Abbreviations : cm. = centimeter (about 2 1/2 cm. make one inch).
mm.= millimeter (about 25 mm. make 1 inch).
µ = one micron (1000 µ= 1 mm.). Adnate, said of the gills when they are attached squarely, or broadly, to the stem. Adnexed, said of gills when they are attached only slightly or only by the upper angle of the stem. Anastomose, running together in a net-like manner.
Annulus, the ring or collar around the stem formed from the inner or partial veil. Appendiculate, said of the veil when it clings in fragments to the margin of the pileus. Arachnoid, said of the veil when it is cobwebby, that is, formed of loose threads. Ascus, the club-shaped body which bears the spores inside (characteristic of the Ascomycetes). Basidium (pl. basidia) the club-shaped body which bears the spores in the Basidiomycetes. These stand parallel, and together make up the entire or large part of the hymenium or fruiting surface which covers the gills, etc. Paraphyses (sterile cells) and sometimes cystidia (longer sterile cells) or spines are intermingled with the basidia. Bulbous, said of the enlarged lower end of the stem in some mushrooms. Circumscissile, splitting transversely across the middle, used to indicate one of the ways in which the volva ruptures.
Cortina, a cobwebby veil.
Cuticle, the skin-like layer on the outside of the pileus.

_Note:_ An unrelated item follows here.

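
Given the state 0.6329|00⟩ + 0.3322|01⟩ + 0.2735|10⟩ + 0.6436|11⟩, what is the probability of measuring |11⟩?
0.4142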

Decurrent, said of the gills when they extend downward on the stem.
Diffluent, said of the gills when they dissolve into a fluid.
Dimidiate, halved, said of a sessile pileus semi-circular in form and attached by the plane edge directly to the wood.
Echinulate, term applied to minute spinous processes, on the spores for example.
Eccentric, said of a stem when it is attached to some other point than the center of the pileus.
Fimbriate, in the form of a delicate fringe.
Fistulose, becoming hollow.
Floccose, term applied to indicate delicate and soft threads, cottony extensions from the surface of any part of the mushroom.
Flocculose, minutely floccose.
Fuliginous (or fuligineous), dark brown, sooty or smoky.
Fulvous, tawny, reddish yellow.
Fusoid, like a spindle.
Furfuraceous, with numerous minute scales.
Gleba, the chambered tissue forming the hymenium (fruiting surface) in the puff-balls and their allies.
Hygrophanous, appearing to be water soaked.
Hymenium, the fruiting surface of the mushrooms and other fungi.